Pourquoi s'être arrêté là ? C'est que l'antitotalitarisme met en question une vision de l'histoire qui était fondamentale pour toute la pensée politique occidentale : l'idée du progrès. Dans le cas de la France, l'antitotalitarisme remet en cause la vision canonique qui partait de l'idéal révolutionnaire de 1789 pour aboutir, à travers des avancées et des reculades, à quelque chose comme la première " vraie révolution ", la révolution russe de 1917 qu'on allait remettre sur ses pieds grâce à la créativité démocratique occidentale. La critique du totalitarisme va condamner cet espoir. Après la chute du Mur, l'Europe a pu servir de nouvel horizon pour certains, y compris à gauche, mais ses fruits sont aujourd'hui amers.
François Hollande et Barack Obama ont tous les deux promis du " changement " lorsqu'ils étaient candidats. Comment interprétez-vous cet engagement ?
Le " changement " n'est qu'une variation, en principe une amélioration, au sein d'un système sans horizon historique. On pourrait dire que l'on a perdu le télos, une vision de ce qu'est la " vie bonne ". On vit dans un présent, plus ou moins heureux ; et, au lieu de nous consacrer à un projet commun - un projet politique -, on se tourne vers ses propres projets individualistes et sans horizon. Un monde sans politique engendre une torpeur dont les gens ne sortent que brusquement de temps à autre. Un télos négatif est alors à l'oeuvre et met en branle des mouvements de protestation qui stigmatisent l'autre qui menacerait notre cocon.
Dans quelle trame historique s'insère la gauche incarnée par François Hollande ?
D'un point de vue optimiste, on pourrait dire qu'il s'agit d'une continuation du mitterrandisme, à savoir une adaptation ou une réconciliation de la " société " avec les impératifs de l'Etat. François Mitterrand a su faire comprendre à la gauche que la république présidentielle était la seule structure politique capable de faire face à la modernité sociale et qu'il fallait abandonner leurs velléités parlementaristes. D'éternelle force d'opposition, les socialistes sont devenus grâce à ce passage un parti capable d'exercer le pouvoir. Mais cette transition n'était pas facile, et les plaies restent vives.

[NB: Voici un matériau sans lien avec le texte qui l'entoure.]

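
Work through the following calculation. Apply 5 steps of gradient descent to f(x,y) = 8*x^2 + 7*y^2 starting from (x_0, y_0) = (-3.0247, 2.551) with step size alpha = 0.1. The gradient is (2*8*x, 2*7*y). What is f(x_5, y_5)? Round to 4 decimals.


Gradient descent on f(x,y) = 8*x^2 + 7*y^2.
Starting point: (-3.0247, 2.551), alpha = 0.1
Step 1: grad_x = 2*8*-3.0247 = -48.3952, grad_y = 2*7*2.551 = 35.714
  x_1 = -3.0247 - 0.1*-48.3952 = 1.8148
  y_1 = 2.551 - 0.1*35.714 = -1.0204
Step 2: grad_x = 2*8*1.8148 = 29.0371, grad_y = 2*7*-1.0204 = -14.2856
  x_2 = 1.8148 - 0.1*29.0371 = -1.0889
  y_2 = -1.0204 - 0.1*-14.2856 = 0.4082
Step 3: grad_x = 2*8*-1.0889 = -17.4223, grad_y = 2*7*0.4082 = 5.7142
  x_3 = -1.0889 - 0.1*-17.4223 = 0.6533
  y_3 = 0.4082 - 0.1*5.7142 = -0.1633
Step 4: grad_x = 2*8*0.6533 = 10.4534, grad_y = 2*7*-0.1633 = -2.2857
  x_4 = 0.6533 - 0.1*10.4534 = -0.392
  y_4 = -0.1633 - 0.1*-2.2857 = 0.0653
Step 5: grad_x = 2*8*-0.392 = -6.272, grad_y = 2*7*0.0653 = 0.9143
  x_5 = -0.392 - 0.1*-6.272 = 0.2352
  y_5 = 0.0653 - 0.1*0.9143 = -0.0261
f(0.2352, -0.0261) = 8*0.2352^2 + 7*(-0.0261)^2 = 0.4473


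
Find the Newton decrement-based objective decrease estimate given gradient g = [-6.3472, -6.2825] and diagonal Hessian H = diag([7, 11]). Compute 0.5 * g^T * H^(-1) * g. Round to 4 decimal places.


Step 1: H is diagonal, so H^(-1) * g = [-0.9067, -0.5711].
Step 2: g^T H^(-1) g = sum_i g_i^2 / H_ii
  = (-6.3472)^2/7 + (-6.2825)^2/11
  = 5.7553 + 3.5882 = 9.3434
Step 3: Objective decrease = 0.5 * g^T H^(-1) g = 4.6717


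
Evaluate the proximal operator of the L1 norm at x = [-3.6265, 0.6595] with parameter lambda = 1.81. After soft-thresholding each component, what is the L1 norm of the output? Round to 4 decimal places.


Soft-thresholding with lambda = 1.81:
prox(-3.6265) = sign(-3.6265)*max(|-3.6265| - 1.81, 0) = -1.8165
prox(0.6595) = sign(0.6595)*max(|0.6595| - 1.81, 0) = 0.0
prox(x) = [-1.8165, 0.0]
||prox(x)||_1 = 1.8165 + 0.0 = 1.8165


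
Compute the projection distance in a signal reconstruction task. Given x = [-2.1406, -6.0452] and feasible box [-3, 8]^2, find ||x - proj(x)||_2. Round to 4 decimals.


Project each component onto [-3, 8].
clip(-2.1406) = -2.1406, clip(-6.0452) = -3.0
Projection = [-2.1406, -3.0]
Squared diffs: [0.0, 9.2732]
Distance = sqrt(9.2732) = 3.0452


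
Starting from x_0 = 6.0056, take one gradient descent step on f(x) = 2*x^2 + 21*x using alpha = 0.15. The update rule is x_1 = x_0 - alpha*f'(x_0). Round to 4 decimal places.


We compute the gradient at x_0 and apply the update.
f'(x) = 4*x + 21
f'(6.0056) = 4*6.0056 + 21 = 45.0224
x_1 = 6.0056 - 0.15*45.0224 = -0.7478


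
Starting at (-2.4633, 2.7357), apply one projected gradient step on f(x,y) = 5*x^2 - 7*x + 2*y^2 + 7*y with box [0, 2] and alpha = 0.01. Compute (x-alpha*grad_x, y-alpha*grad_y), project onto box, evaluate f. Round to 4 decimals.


Step 1: Compute gradient at (-2.4633, 2.7357).
grad_x = 2*5*-2.4633 - 7 = -31.633
grad_y = 2*2*2.7357 + 7 = 17.9428
Step 2: Gradient step.
x_raw = -2.4633 - 0.01*-31.633 = -2.147
y_raw = 2.7357 - 0.01*17.9428 = 2.5563
Step 3: Project onto [0, 2].
x_proj = clip(-2.147) = 0.0
y_proj = clip(2.5563) = 2.0
Step 4: Evaluate f.
f(0.0, 2.0) = 22.0


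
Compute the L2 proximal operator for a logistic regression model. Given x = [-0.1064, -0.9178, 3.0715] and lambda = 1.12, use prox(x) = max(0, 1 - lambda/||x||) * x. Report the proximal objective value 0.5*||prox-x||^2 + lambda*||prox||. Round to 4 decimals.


Step 1: Compute ||x||.
||x|| = 3.2075
Step 2: Compute scaling factor.
scale = max(0, 1 - 1.12/3.2075) = 0.6508
Step 3: prox(x) = [-0.0692, -0.5973, 1.999]
||prox(x)|| = 2.0875
Step 4: Proximal objective.
0.5*||prox-x||^2 = 0.6272
lambda*||prox|| = 2.338
Total = 2.9652


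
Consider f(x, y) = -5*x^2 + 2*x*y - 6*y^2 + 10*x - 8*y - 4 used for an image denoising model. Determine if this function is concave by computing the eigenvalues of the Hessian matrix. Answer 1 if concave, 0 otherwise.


The Hessian of f(x,y) = -5*x^2 + 2*x*y - 6*y^2 + 10*x - 8*y - 4 is:
H = [[-10, 2], [2, -12]]
Trace = -10 - 12 = -22
Determinant = -10*-12 - (2)^2 = 116
Discriminant = (-22)^2 - 4*116 = 20.0
Eigenvalues: lambda_1 = -13.2361, lambda_2 = -8.7639
The function is concave.

1


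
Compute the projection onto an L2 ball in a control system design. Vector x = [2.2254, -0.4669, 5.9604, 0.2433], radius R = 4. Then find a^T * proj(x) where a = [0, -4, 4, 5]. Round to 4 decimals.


Step 1: Compute ||x|| (intermediates to 6 decimals).
||x|| = sqrt(2.2254^2 + (-0.4669)^2 + 5.9604^2 + 0.2433^2) = 6.38404
Step 2: Project.
Since ||x|| > R, scale = R/||x|| = 4/6.38404 = 0.626562, proj(x) = scale * x
proj(x) = [1.394351, -0.292542, 3.73456, 0.152443]
Step 3: Dot product.
a^T * proj(x) = 0*1.394351 - 4*(-0.292542) + 4*3.73456 + 5*0.152443 = 16.8706


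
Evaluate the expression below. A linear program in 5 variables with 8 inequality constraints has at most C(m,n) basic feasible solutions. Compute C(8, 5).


Each vertex corresponds to some choice of n active constraints out of m, so the number of vertices is at most C(m, n) = m! / (n!(m-n)!).
m = 8, n = 5
Numerator: 8 * 7 * 6 * 5 * 4
Denominator: 5! = 120
C(8, 5) = 56


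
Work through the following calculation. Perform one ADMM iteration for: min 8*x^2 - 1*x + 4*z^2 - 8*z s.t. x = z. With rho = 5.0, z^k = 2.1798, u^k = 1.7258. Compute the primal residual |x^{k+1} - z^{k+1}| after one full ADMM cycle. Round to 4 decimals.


ADMM iteration with rho = 5.0, z^k = 2.1798, u^k = 1.7258
Step 1: x-update.
Minimize 8*x^2 - 1*x + (5.0/2)*(x - 2.1798 + 1.7258)^2
FOC: (2*8 + 5.0)*x = 1 + 5.0*(2.1798 - 1.7258)
x^{k+1} = 0.1557
Step 2: z-update.
Minimize 4*z^2 - 8*z + (5.0/2)*(0.1557 - z + 1.7258)^2
FOC: (2*4 + 5.0)*z = 8 + 5.0*(0.1557 + 1.7258)
z^{k+1} = 1.339
Step 3: u-update.
u^{k+1} = 1.7258 + 0.1557 - 1.339 = 0.5425
Step 4: Primal residual = |0.1557 - 1.339| = 1.1833


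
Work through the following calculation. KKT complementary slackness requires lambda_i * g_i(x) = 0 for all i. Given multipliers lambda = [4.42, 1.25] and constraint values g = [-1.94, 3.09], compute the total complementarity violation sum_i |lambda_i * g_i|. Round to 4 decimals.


KKT complementary slackness check:
lambda_1 * g_1 = 4.42 * -1.94 = -8.5748
lambda_2 * g_2 = 1.25 * 3.09 = 3.8625
Total violation = 8.5748 + 3.8625 = 12.4373


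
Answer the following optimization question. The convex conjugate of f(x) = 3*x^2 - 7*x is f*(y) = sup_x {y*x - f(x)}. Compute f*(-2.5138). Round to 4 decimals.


f*(y) = sup_x {y*x - a*x^2 - b*x} = sup_x {(y-b)*x - a*x^2}
FOC: (y - b) - 2a*x = 0 => x* = (y - b)/(2a)
x* = (-2.5138 + 7)/(2*3) = 0.7477
f*(-2.5138) = (y-b)^2/(4a) = (-2.5138 + 7)^2/(4*3)
= 20.126/12 = 1.6772


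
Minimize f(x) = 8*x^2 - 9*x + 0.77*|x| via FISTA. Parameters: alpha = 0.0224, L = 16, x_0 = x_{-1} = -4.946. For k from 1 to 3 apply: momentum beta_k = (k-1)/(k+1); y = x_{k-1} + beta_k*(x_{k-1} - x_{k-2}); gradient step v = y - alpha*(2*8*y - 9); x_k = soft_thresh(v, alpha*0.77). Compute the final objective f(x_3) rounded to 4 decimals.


FISTA on f(x) = 8*x^2 - 9*x + 0.77*|x|
L = 16, alpha = 0.0224
Iteration 1: beta = 0.0, y = -4.946 + 0.0*(-4.946 + 4.946) = -4.946
  grad(y) = -88.136, v = y - alpha*grad = -2.9718
  prox(v) = soft_thresh(-2.9718, 0.0172) = -2.9545
Iteration 2: beta = 0.3333, y = -2.9545 + 0.3333*(-2.9545 + 4.946) = -2.2907
  grad(y) = -45.6508, v = y - alpha*grad = -1.2681
  prox(v) = soft_thresh(-1.2681, 0.0172) = -1.2508
Iteration 3: beta = 0.5, y = -1.2508 + 0.5*(-1.2508 + 2.9545) = -0.399
  grad(y) = -15.3843, v = y - alpha*grad = -0.0544
  prox(v) = soft_thresh(-0.0544, 0.0172) = -0.0372
f(x_3) = 8*(-0.0372)^2 - 9*(-0.0372) + 0.77*|-0.0372| = 0.3741


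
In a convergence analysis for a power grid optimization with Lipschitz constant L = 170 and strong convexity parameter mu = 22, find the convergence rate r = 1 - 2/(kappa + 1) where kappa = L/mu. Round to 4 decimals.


Step 1: Compute the condition number.
kappa = L/mu = 170/22 = 7.7273
Step 2: Compute the convergence rate.
r = 1 - 2/(kappa + 1) = 1 - 2*mu/(L + mu) = (L - mu)/(L + mu) = 148/192 = 0.7708


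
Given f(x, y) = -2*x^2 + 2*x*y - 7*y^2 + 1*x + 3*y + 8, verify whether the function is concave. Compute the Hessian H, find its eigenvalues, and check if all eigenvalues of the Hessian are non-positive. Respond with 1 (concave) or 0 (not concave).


The Hessian of f(x,y) = -2*x^2 + 2*x*y - 7*y^2 + 1*x + 3*y + 8 is:
H = [[-4, 2], [2, -14]]
Trace = -4 - 14 = -18
Determinant = -4*-14 - (2)^2 = 52
Discriminant = (-18)^2 - 4*52 = 116.0
Eigenvalues: lambda_1 = -14.3852, lambda_2 = -3.6148
The function is concave.

1


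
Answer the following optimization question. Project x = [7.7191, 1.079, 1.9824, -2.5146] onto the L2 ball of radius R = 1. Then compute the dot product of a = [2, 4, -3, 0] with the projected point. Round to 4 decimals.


Step 1: Compute ||x|| (intermediates to 6 decimals).
||x|| = sqrt(7.7191^2 + 1.079^2 + 1.9824^2 + (-2.5146)^2) = 8.426261
Step 2: Project.
Since ||x|| > R, scale = R/||x|| = 1/8.426261 = 0.118677, proj(x) = scale * x
proj(x) = [0.91608, 0.128052, 0.235265, -0.298425]
Step 3: Dot product.
a^T * proj(x) = 2*0.91608 + 4*0.128052 - 3*0.235265 + 0*(-0.298425) = 1.6386


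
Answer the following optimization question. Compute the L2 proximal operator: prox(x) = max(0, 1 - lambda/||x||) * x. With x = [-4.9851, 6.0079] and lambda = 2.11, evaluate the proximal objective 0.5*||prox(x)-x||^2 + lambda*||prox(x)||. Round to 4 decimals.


Step 1: Compute ||x||.
||x|| = 7.8068
Step 2: Compute scaling factor.
scale = max(0, 1 - 2.11/7.8068) = 0.7297
Step 3: prox(x) = [-3.6377, 4.3841]
||prox(x)|| = 5.6968
Step 4: Proximal objective.
0.5*||prox-x||^2 = 2.2261
lambda*||prox|| = 12.0202
Total = 14.2463


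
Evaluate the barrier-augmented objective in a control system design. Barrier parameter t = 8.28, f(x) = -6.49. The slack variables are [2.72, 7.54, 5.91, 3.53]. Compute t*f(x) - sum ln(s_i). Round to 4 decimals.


Step 1: Compute log-barrier.
ln values: [1.0006, 2.0202, 1.7766, 1.2613]
phi = -(1.0006 + 2.0202 + 1.7766 + 1.2613) = -6.0588
Step 2: Compute augmented objective.
t*f(x) = 8.28*-6.49 = -53.7372
Total = -53.7372 - 6.0588 = -59.796


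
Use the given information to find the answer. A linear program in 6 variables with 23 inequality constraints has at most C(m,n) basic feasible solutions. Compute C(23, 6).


Each vertex corresponds to some choice of n active constraints out of m, so the number of vertices is at most C(m, n) = m! / (n!(m-n)!).
m = 23, n = 6
Numerator: 23 * 22 * 21 * 20 * 19 * 18
Denominator: 6! = 720
C(23, 6) = 100947


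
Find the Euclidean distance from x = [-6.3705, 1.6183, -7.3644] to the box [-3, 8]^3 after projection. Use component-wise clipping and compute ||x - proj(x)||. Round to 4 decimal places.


Project each component onto [-3, 8].
clip(-6.3705) = -3.0, clip(1.6183) = 1.6183, clip(-7.3644) = -3.0
Projection = [-3.0, 1.6183, -3.0]
Squared diffs: [11.3603, 0.0, 19.048]
Distance = sqrt(30.4083) = 5.5144


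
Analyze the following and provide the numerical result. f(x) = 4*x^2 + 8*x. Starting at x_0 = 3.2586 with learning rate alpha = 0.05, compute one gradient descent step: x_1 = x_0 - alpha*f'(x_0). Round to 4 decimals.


We compute the gradient at x_0 and apply the update.
f'(x) = 8*x + 8
f'(3.2586) = 8*3.2586 + 8 = 34.0688
x_1 = 3.2586 - 0.05*34.0688 = 1.5552


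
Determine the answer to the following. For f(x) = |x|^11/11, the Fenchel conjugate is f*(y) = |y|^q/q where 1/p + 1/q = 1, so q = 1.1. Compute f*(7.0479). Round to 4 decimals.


The conjugate exponent q satisfies 1/p + 1/q = 1.
p = 11, so q = 11/(11 - 1) = 1.1
|y|^q = 7.0479^1.1 = 8.5677
f*(7.0479) = 8.5677 / 1.1 = 7.7888


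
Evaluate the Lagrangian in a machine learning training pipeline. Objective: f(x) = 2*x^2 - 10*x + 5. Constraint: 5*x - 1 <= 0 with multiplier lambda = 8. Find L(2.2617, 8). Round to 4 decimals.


Step 1: Evaluate f(x).
f(2.2617) = 2*2.2617^2 - 10*2.2617 + 5 = -7.3864
Step 2: Evaluate g(x).
g(2.2617) = 5*2.2617 - 1 = 10.3085
Step 3: Compute Lagrangian.
L = -7.3864 + 8*10.3085 = 75.0816


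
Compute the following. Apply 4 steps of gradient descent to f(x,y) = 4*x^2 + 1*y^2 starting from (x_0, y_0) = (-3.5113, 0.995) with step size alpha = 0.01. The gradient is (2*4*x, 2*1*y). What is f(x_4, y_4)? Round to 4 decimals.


Gradient descent on f(x,y) = 4*x^2 + 1*y^2.
Starting point: (-3.5113, 0.995), alpha = 0.01
Step 1: grad_x = 2*4*-3.5113 = -28.0904, grad_y = 2*1*0.995 = 1.99
  x_1 = -3.5113 - 0.01*-28.0904 = -3.2304
  y_1 = 0.995 - 0.01*1.99 = 0.9751
Step 2: grad_x = 2*4*-3.2304 = -25.8432, grad_y = 2*1*0.9751 = 1.9502
  x_2 = -3.2304 - 0.01*-25.8432 = -2.972
  y_2 = 0.9751 - 0.01*1.9502 = 0.9556
Step 3: grad_x = 2*4*-2.972 = -23.7757, grad_y = 2*1*0.9556 = 1.9112
  x_3 = -2.972 - 0.01*-23.7757 = -2.7342
  y_3 = 0.9556 - 0.01*1.9112 = 0.9365
Step 4: grad_x = 2*4*-2.7342 = -21.8737, grad_y = 2*1*0.9365 = 1.873
  x_4 = -2.7342 - 0.01*-21.8737 = -2.5155
  y_4 = 0.9365 - 0.01*1.873 = 0.9178
f(-2.5155, 0.9178) = 4*(-2.5155)^2 + 1*0.9178^2 = 26.1526


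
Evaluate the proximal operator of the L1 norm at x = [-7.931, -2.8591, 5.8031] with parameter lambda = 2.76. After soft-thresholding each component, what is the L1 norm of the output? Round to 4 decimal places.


Soft-thresholding with lambda = 2.76:
prox(-7.931) = sign(-7.931)*max(|-7.931| - 2.76, 0) = -5.171
prox(-2.8591) = sign(-2.8591)*max(|-2.8591| - 2.76, 0) = -0.0991
prox(5.8031) = sign(5.8031)*max(|5.8031| - 2.76, 0) = 3.0431
prox(x) = [-5.171, -0.0991, 3.0431]
||prox(x)||_1 = 5.171 + 0.0991 + 3.0431 = 8.3132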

Les socialistes sont toujours en train de se battre avec ce que Gérard Grunberg a appelé leur " remords du pouvoir ". Curieusement, les socialistes sont meilleurs lorsqu'ils sont dans l'opposition. Au pouvoir, ils sont pris par une mauvaise conscience parce qu'ils n'arrivent pas à faire la paix avec la constitution de la Ve République. Certains continuent de souhaiter l'avènement d'une VIe République où le Parlement retrouverait la voix du " peuple ", et celle du passé révolutionnaire tel qu'ils continuent à se le représenter.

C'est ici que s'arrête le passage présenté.